July 31, 2004

My Polish History

At 8 p.m. tomorrow, Sunday, August 1, CNN Presents presents a program on the Warsaw Uprising of 1944.

— a heroic and tragic 63-day struggle to liberate World War II Warsaw from Nazi/German occupation. Undertaken by the Home Army (Armia Krajowa, AK), the Polish resistance group, at the time Allied troops were breaking through the Normandy defenses and the Red Army was standing at the line of the Vistula River.

Warsaw could have been the first European capital liberated; however, various military and political miscalculations, as well as global politics — played among Joseph Stalin, Winston Churchill and Franklin D. Roosevelt (FDR) — turned the dice against it.

I was four years old at the time of the Warsaw Uprising. I was born and living in America, but I was brought up bi-lingual and proud to be Polish -- reminded, again and again, that Madame Sklodowska Curie was my grandmother's cousin, and Curie's father taught my very young grandmother how to read and write Polish in the school he ran in their home town of Sklody.

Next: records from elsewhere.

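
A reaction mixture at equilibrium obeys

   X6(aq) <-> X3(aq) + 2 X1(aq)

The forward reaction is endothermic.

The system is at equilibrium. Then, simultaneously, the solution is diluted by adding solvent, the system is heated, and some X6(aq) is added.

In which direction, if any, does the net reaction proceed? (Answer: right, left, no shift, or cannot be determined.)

right

Dilution lowers every aqueous concentration by the same factor. Δn_aq = 3 − 1 = +2, so the system shifts toward the side with more dissolved moles — to the right.
The forward reaction is endothermic. Raising T favours the endothermic direction — shift to the right.
Adding X6 (aq), a reactant, drives the reaction to the right.
All effects act in the same direction — net shift to the right.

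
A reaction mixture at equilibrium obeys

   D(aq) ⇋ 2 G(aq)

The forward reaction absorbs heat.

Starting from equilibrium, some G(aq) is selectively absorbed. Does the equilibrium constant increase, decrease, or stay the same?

The equilibrium constant depends only on temperature. This perturbation may move the position of equilibrium, but since T is unchanged, K itself is unchanged.

unchanged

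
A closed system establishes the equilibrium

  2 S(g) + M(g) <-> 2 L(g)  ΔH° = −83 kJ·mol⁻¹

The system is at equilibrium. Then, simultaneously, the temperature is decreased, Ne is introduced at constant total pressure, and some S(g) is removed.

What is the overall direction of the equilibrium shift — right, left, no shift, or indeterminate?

The forward reaction is exothermic. Lowering T favours the exothermic direction — shift to the right.
Adding inert gas at constant total pressure expands the volume and lowers every reacting partial pressure. With Δn_gas = 2 − 3 = -1, Q moves away from K toward the side with fewer gas moles, so the system shifts toward the side with more gas moles — to the left.
Removing S (g), a reactant, drives the reaction to the left.
The individual effects push in opposite directions; without quantitative information the net direction cannot be determined.

cannot be determined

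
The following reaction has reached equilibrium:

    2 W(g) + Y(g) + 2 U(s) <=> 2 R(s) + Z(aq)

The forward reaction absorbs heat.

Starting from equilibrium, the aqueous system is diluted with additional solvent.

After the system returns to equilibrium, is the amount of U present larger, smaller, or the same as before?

Dilution lowers every aqueous concentration by the same factor. Δn_aq = 1 − 0 = +1, so the system shifts toward the side with more dissolved moles — to the right.
The net shift is to the right. U is a reactant, so its amount decreases.

decreases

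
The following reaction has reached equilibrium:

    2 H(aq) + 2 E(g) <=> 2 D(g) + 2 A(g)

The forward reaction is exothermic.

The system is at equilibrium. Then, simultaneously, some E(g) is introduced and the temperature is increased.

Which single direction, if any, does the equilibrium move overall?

cannot be determined

Adding E (g), a reactant, drives the reaction to the right.
The forward reaction is exothermic. Raising T favours the endothermic direction — shift to the left.
The individual effects push in opposite directions; without quantitative information the net direction cannot be determined.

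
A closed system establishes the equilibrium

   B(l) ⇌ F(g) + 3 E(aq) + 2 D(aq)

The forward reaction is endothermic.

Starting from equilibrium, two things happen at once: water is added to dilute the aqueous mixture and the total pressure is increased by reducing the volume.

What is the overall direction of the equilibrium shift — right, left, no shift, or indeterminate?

Dilution lowers every aqueous concentration by the same factor. Δn_aq = 5 − 0 = +5, so the system shifts toward the side with more dissolved moles — to the right.
Gas moles: reactants 0, products 1 (Δn_gas = +1). Compression shifts the system toward the side with fewer moles of gas — to the left.
The individual effects push in opposite directions; without quantitative information the net direction cannot be determined.

cannot be determined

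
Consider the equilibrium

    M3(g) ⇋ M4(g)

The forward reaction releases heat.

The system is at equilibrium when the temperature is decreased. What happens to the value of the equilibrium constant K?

K depends on temperature via the van 't Hoff relation. The forward reaction is exothermic, so lowering T increases K.

increases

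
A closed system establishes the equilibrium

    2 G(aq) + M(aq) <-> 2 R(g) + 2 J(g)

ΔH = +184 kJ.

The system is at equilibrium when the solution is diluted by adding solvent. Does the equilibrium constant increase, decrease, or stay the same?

The equilibrium constant depends only on temperature. This perturbation may move the position of equilibrium, but since T is unchanged, K itself is unchanged.

unchanged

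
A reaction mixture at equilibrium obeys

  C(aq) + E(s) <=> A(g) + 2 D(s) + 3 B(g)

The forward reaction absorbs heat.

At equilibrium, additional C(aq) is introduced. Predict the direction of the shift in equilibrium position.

right

Adding C (aq), a reactant, drives the reaction to the right.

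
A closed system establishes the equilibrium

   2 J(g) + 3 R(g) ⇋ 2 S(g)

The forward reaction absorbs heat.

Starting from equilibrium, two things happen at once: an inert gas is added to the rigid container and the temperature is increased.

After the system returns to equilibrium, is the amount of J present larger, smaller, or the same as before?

At constant volume, adding an inert gas leaves every reacting species' partial pressure unchanged, so Q is unchanged — no shift from this change.
The forward reaction is endothermic. Raising T favours the endothermic direction — shift to the right.
The net shift is to the right. J is a reactant, so its amount decreases.

decreases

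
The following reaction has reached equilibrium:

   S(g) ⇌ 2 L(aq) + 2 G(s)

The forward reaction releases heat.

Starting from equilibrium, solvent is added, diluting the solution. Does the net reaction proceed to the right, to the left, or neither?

right

Dilution lowers every aqueous concentration by the same factor. Δn_aq = 2 − 0 = +2, so the system shifts toward the side with more dissolved moles — to the right.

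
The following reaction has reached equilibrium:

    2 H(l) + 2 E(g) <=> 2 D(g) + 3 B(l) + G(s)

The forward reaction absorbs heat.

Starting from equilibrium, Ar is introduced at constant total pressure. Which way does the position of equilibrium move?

Adding inert gas at constant total pressure expands the volume, scaling every reacting partial pressure by the same factor. Δn_gas = 2 − 2 = 0, so Q is unchanged — no shift.

no shift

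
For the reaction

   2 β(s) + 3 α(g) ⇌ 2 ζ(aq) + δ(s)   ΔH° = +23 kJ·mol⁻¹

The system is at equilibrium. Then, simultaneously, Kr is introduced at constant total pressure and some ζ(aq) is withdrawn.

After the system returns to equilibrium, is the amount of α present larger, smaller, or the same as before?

Adding inert gas at constant total pressure expands the volume and lowers every reacting partial pressure. With Δn_gas = 0 − 3 = -3, Q moves away from K toward the side with fewer gas moles, so the system shifts toward the side with more gas moles — to the left.
Removing ζ (aq), a product, drives the reaction to the right.
The two effects oppose each other, so the net shift — and hence the change in α — cannot be determined from the given information.

cannot be determined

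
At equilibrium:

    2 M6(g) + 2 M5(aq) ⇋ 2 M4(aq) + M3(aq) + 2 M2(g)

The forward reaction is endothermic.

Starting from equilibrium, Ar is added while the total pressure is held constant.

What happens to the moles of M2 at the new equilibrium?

Adding inert gas at constant total pressure expands the volume, scaling every reacting partial pressure by the same factor. Δn_gas = 2 − 2 = 0, so Q is unchanged — no shift.
No net shift occurs, so the amount of M2 is unchanged.

unchanged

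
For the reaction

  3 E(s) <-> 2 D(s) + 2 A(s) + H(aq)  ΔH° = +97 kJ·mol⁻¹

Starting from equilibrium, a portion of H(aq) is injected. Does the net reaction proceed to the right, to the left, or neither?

left

Adding H (aq), a product, drives the reaction to the left.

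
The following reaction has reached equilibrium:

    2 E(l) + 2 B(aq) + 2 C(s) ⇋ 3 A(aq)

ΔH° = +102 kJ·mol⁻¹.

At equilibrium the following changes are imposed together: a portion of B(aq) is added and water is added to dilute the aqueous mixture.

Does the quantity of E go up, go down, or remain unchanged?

Adding B (aq), a reactant, drives the reaction to the right.
Dilution lowers every aqueous concentration by the same factor. Δn_aq = 3 − 2 = +1, so the system shifts toward the side with more dissolved moles — to the right.
The net shift is to the right. E is a reactant, so its amount decreases.

decreases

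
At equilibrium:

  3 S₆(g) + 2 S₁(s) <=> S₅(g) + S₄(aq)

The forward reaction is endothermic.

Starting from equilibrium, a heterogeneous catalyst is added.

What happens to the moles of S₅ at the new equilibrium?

unchanged

A catalyst speeds both forward and reverse rates equally; it changes neither Q nor K — no shift from this change.
No net shift occurs, so the amount of S₅ is unchanged.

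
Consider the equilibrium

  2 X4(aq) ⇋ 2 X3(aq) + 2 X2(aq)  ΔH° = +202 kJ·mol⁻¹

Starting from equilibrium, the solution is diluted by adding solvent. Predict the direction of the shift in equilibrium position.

right

Dilution lowers every aqueous concentration by the same factor. Δn_aq = 4 − 2 = +2, so the system shifts toward the side with more dissolved moles — to the right.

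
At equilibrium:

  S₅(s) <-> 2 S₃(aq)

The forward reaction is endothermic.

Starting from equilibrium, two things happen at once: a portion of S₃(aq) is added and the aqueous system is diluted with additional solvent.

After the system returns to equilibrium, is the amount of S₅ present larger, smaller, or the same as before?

cannot be determined

Adding S₃ (aq), a product, drives the reaction to the left.
Dilution lowers every aqueous concentration by the same factor. Δn_aq = 2 − 0 = +2, so the system shifts toward the side with more dissolved moles — to the right.
The two effects oppose each other, so the net shift — and hence the change in S₅ — cannot be determined from the given information.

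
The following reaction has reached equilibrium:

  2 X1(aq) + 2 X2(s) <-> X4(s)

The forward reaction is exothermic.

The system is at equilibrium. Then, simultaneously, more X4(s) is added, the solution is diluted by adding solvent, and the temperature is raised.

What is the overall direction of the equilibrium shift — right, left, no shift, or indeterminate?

left

X4 is a pure solid; its activity is 1 regardless of amount, so Q is unaffected — no shift from this change.
Dilution lowers every aqueous concentration by the same factor. Δn_aq = 0 − 2 = -2, so the system shifts toward the side with more dissolved moles — to the left.
The forward reaction is exothermic. Raising T favours the endothermic direction — shift to the left.
Only the nonzero effect(s) matter; the net shift is to the left.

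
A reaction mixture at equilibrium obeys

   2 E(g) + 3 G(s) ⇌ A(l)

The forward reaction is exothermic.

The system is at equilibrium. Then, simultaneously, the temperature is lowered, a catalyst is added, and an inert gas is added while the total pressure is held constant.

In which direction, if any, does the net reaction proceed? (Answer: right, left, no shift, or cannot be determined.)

cannot be determined

The forward reaction is exothermic. Lowering T favours the exothermic direction — shift to the right.
A catalyst speeds both forward and reverse rates equally; it changes neither Q nor K — no shift from this change.
Adding inert gas at constant total pressure expands the volume and lowers every reacting partial pressure. With Δn_gas = 0 − 2 = -2, Q moves away from K toward the side with fewer gas moles, so the system shifts toward the side with more gas moles — to the left.
The individual effects push in opposite directions; without quantitative information the net direction cannot be determined.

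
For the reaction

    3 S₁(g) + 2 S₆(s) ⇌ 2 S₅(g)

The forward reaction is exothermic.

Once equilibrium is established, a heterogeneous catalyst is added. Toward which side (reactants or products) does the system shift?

no shift

A catalyst speeds both forward and reverse rates equally; it changes neither Q nor K — no shift from this change.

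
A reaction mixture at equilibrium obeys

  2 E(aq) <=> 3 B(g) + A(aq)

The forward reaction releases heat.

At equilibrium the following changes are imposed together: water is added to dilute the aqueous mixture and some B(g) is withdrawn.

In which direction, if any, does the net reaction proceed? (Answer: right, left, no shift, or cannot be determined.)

cannot be determined

Dilution lowers every aqueous concentration by the same factor. Δn_aq = 1 − 2 = -1, so the system shifts toward the side with more dissolved moles — to the left.
Removing B (g), a product, drives the reaction to the right.
The individual effects push in opposite directions; without quantitative information the net direction cannot be determined.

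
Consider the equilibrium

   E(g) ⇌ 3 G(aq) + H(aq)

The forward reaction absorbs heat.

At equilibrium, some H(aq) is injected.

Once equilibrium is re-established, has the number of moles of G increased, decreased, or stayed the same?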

Fifteen years later, when I had to choose a topic for a college research paper, I chose the Warsaw Uprising. That research paper is long gone, but I remember the hours I spent in the New York State Library reading the stories of how the Polish Home Army fought for their country and for their Jewish countrymen. And how those who were supposed to be the "good guys" a the time -- America and Britain -- betrayed them all.

Tomorrow night I'll sit down with my mother and watch the story of valor and betrayal that is a part of my heritage. Poles have often been forced into being the scrappy underdogs -- not particularly eager to pick a fight, but never running away from one either. I guess it's in my genes.

And it's why I just about always think the underdog is the real hero.